Clients fear closure of disability council

It hasn't been easy for Craig Carty, who came over from Jamaica more than 20 years ago to start a new life in Canada. Medical issues bog him down on a daily basis and he's been diagnosed with dyslexia.

It hasn’t been easy for Craig Carty, who came over from Jamaica more than 20 years ago to start a new life in Canada.

Medical issues bog him down on a daily basis and he’s been diagnosed with dyslexia.

On top of that he had to learn Canadian English, which is notably different from the Jamaican patois he grew up speaking.

As he gets older and sicker, it gets harder, he said, but he’s worked hard to rise above the challenges he faces.

Carty has been a client of the Yukon Council on Disability for the past two years.

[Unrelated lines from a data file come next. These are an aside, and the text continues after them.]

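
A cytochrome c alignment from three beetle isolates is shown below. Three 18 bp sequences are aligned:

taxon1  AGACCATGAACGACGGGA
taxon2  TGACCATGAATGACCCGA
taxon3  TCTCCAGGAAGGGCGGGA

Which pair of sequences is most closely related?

taxon1–taxon2: 4/18 differ, p = 0.222, d = 0.264.
taxon1–taxon3: 6/18 differ, p = 0.333, d = 0.441.
taxon2–taxon3: 7/18 differ, p = 0.389, d = 0.548.
The smallest distance is between taxon1 and taxon2.

taxon1 and taxon2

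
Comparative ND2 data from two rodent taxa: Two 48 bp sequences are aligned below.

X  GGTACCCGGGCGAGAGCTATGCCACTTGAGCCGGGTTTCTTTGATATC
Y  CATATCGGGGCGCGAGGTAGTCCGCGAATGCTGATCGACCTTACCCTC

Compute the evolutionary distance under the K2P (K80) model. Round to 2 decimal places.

0.83

Of 48 sites, 10 differences are transitions and 14 are transversions, so P = 10/48 ≈ 0.208333 and Q = 14/48 ≈ 0.291667.
Under the Kimura two-parameter model, d = −½ ln(1 − 2P − Q) − ¼ ln(1 − 2Q).
1 − 2P − Q = 0.291667, giving −½ ln(0.291667) = 0.616071.
1 − 2Q = 0.416666, giving −¼ ln(0.416666) = 0.218868.
d = 0.616071 + 0.218868 = 0.834939.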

He said they’ve helped him find a family doctor, coordinate his appointments, figure out ways to pay his bills and give him outlets to deal with his personal issues. So when he found out the organization might be closing its doors on March 31 because of a lack of funding, he decided to speak up.

“When you have no one else to go to and you have personal issues, you need an outlet like that,” he said.

“If they close down, a lot of people won’t have anywhere to go and it’ll leave a gaping hole. It’s not easy living in the Yukon, it’s a harsh place.

“Someone needs to step up and help them.”

The non-profit recently announced the territorial government had ended its three-year agreement with the organization.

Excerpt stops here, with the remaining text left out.